On B cells these receptors are actually membrane-bound antibodies.

These lymphocytes must recognize certain proteins, but also learn self-tolerance, meaning they

must not attack the body itself.

Cells that fail to do this are forced to undergo apoptosis, and in fact only about two percent

of T cells will make it, but the ones that do will rapidly divide to make many copies

of itself, all with the same antigen recognition.

Now let's talk about two types of adaptive immune response.

There is the humoral immune response, and the cellular immune response.

The humoral immune response occurs when a new B cell encounters its antigen, which causes

endocytosis, followed by proliferation and differentiation into plasma cells.

These will then mass produce the antibody that recognized the antigen, and these will

circulate in the blood and lymph, looking for that same thing again.

This is referred to as the primary immune response, and it takes a few days to make

all those antibodies, which is one drawback to this defense strategy, since it protects

against future invasions, but it can't act so quickly upon the initial invasion.

However, if that antigen does come back, the secondary immune response begins, and this

will be swift and effective, with plenty of antibodies to tag the antigen for destruction.

This kind of humoral immunity can be attained naturally, through infection, or artificially,

with vaccines, which allow for the primary immune response to occur with an inactive

form of a pathogen, so that if the real thing ever comes by, the immune system is already

ready for it.

More on vaccines at another time.

In either case, we are describing active humoral immunity.

Passive humoral immunity is different because the body doesn't go through the work of

recognizing an antigen and generating antibodies, instead these antibodies can be introduced

directly into the body, either through a mother's milk, or through injection of gamma globulin.

Let's zoom in on an antibody for a closer look.

As we said, these are large proteins, and they consist of four polypeptide chains connected

by disulfide bridges.

The two halves of the Y shape are identical.

There are two heavy chains, and two light chains, and a hinge region where the kink occurs.

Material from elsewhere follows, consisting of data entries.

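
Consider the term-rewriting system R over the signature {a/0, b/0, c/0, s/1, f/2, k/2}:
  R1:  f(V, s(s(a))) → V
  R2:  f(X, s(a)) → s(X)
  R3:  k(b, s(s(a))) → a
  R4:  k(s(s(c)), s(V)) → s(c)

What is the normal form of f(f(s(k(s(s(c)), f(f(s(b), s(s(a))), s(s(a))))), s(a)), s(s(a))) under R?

1. f(f(s(k(s(s(c)), f(f(s(b), s(s(a))), s(s(a))))), s(a)), s(s(a)))  →  f(s(k(s(s(c)), f(f(s(b), s(s(a))), s(s(a))))), s(a))   [R1 at ε]
2. f(s(k(s(s(c)), f(f(s(b), s(s(a))), s(s(a))))), s(a))  →  s(s(k(s(s(c)), f(f(s(b), s(s(a))), s(s(a))))))   [R2 at ε]
3. s(s(k(s(s(c)), f(f(s(b), s(s(a))), s(s(a))))))  →  s(s(k(s(s(c)), f(s(b), s(s(a))))))   [R1 at 1.1.2]
4. s(s(k(s(s(c)), f(s(b), s(s(a))))))  →  s(s(k(s(s(c)), s(b))))   [R1 at 1.1.2]
5. s(s(k(s(s(c)), s(b))))  →  s(s(s(c)))   [R4 at 1.1]

s(s(s(c)))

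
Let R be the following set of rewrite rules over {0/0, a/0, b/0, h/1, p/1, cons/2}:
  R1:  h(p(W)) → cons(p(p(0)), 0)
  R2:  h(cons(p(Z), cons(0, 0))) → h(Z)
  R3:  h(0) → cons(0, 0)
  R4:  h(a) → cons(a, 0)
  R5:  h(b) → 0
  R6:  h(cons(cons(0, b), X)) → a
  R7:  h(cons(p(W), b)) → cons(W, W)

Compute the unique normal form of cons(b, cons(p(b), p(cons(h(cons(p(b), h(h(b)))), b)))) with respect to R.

1. cons(b, cons(p(b), p(cons(h(cons(p(b), h(h(b)))), b))))  →  cons(b, cons(p(b), p(cons(h(cons(p(b), h(0))), b))))   [R5 at 2.2.1.1.1.2.1]
2. cons(b, cons(p(b), p(cons(h(cons(p(b), h(0))), b))))  →  cons(b, cons(p(b), p(cons(h(cons(p(b), cons(0, 0))), b))))   [R3 at 2.2.1.1.1.2]
3. cons(b, cons(p(b), p(cons(h(cons(p(b), cons(0, 0))), b))))  →  cons(b, cons(p(b), p(cons(h(b), b))))   [R2 at 2.2.1.1]
4. cons(b, cons(p(b), p(cons(h(b), b))))  →  cons(b, cons(p(b), p(cons(0, b))))   [R5 at 2.2.1.1]

cons(b, cons(p(b), p(cons(0, b))))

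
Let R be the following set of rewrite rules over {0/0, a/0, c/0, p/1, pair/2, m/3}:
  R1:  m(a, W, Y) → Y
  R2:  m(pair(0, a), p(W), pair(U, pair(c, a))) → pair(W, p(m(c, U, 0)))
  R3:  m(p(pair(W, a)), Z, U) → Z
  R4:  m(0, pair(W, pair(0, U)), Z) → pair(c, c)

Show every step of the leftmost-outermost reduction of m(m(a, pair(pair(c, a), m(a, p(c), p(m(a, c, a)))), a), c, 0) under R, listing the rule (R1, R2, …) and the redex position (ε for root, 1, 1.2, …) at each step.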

Each chain has a C region, which is always almost the same, and a V region, which changes

shape depending on which antigen it will recognize, and this region is at the tip of the Y arms,

which we call the antigen-binding site.

There are five classes of antibody, listed here, where Ig stands for immunoglobulin,

another name for antibody, followed by M, A, D, G, or E. These have different roles

and locations.

Some of these are monomers, some are dimers, some are even pentamers, depending on how

many antibodies come together.

But in any case, antibodies tag their specific antigen when they find it, so that it can

be destroyed later.

We will get more specific about this process when we look at particular infectious diseases.

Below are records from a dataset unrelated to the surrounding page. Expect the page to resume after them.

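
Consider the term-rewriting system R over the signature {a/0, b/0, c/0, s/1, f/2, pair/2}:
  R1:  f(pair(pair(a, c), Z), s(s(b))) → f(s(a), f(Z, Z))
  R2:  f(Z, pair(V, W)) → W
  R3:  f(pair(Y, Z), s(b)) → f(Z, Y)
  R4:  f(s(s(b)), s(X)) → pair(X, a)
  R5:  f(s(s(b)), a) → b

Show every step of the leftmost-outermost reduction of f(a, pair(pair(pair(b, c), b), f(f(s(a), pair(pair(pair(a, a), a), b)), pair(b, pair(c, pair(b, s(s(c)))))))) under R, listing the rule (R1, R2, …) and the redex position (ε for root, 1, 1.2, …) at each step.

1. f(a, pair(pair(pair(b, c), b), f(f(s(a), pair(pair(pair(a, a), a), b)), pair(b, pair(c, pair(b, s(s(c))))))))  →  f(f(s(a), pair(pair(pair(a, a), a), b)), pair(b, pair(c, pair(b, s(s(c))))))   [R2 at ε]
2. f(f(s(a), pair(pair(pair(a, a), a), b)), pair(b, pair(c, pair(b, s(s(c))))))  →  pair(c, pair(b, s(s(c))))   [R2 at ε]

pair(c, pair(b, s(s(c))))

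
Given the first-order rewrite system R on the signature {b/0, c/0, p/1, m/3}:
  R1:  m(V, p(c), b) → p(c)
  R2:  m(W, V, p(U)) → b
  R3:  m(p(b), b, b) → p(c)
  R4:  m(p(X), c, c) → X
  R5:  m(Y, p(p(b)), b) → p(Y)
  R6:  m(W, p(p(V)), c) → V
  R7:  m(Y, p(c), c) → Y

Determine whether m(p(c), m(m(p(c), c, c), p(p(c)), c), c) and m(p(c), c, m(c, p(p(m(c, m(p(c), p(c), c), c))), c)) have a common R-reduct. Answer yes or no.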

For now let's continue on and switch over to the cellular immune response.

Here we will look at T cells.

These operate a bit differently, as activated T cells have the ability to kill cells of

the body that have been infected by viruses or bacteria, as well as cancer cells.

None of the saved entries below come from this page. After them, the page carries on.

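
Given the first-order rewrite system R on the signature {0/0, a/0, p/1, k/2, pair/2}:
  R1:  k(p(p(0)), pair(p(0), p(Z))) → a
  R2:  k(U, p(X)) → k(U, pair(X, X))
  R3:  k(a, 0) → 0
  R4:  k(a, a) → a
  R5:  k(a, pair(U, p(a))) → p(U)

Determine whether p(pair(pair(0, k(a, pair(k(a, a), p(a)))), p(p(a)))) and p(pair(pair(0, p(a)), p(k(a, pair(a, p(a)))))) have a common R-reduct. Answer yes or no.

Reduce t₁ = p(pair(pair(0, k(a, pair(k(a, a), p(a)))), p(p(a)))):
1. p(pair(pair(0, k(a, pair(k(a, a), p(a)))), p(p(a))))  →  p(pair(pair(0, p(k(a, a))), p(p(a))))   [R5 at 1.1.2]
2. p(pair(pair(0, p(k(a, a))), p(p(a))))  →  p(pair(pair(0, p(a)), p(p(a))))   [R4 at 1.1.2.1]

Reduce t₂ = p(pair(pair(0, p(a)), p(k(a, pair(a, p(a)))))):
1. p(pair(pair(0, p(a)), p(k(a, pair(a, p(a))))))  →  p(pair(pair(0, p(a)), p(p(a))))   [R5 at 1.2.1]

yes — NF(t₁) = p(pair(pair(0, p(a)), p(p(a)))), NF(t₂) = p(pair(pair(0, p(a)), p(p(a))))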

This cells are more diverse and complex than B cells, but they come in two major types,

CD4, and CD8, which refer to glycoproteins that act as surface receptors, though they

differ from antigen receptors, rather they interact with other cells.

CD4 cells activate B cells, T cells, and macrophages, while CD8 cells destroy foreign cells, or

body cells with foreign agents.

T cells undergo activation and differentiation when T cell antigen receptors interact with

antigen-presenting cells.

Then, co-stimulation must occur from other molecules on the surface of the antigen-presenting cell.

This leads to proliferation and differentiation.

The resulting T cells can be of a wide variety, and we will examine these types at a later time.

For now, we should simply understand the differences between innate defenses and adaptive defenses,

as well as humoral immunity and cellular immunity.

With that covered, let's move forward and finish up with a few more systems of the human body.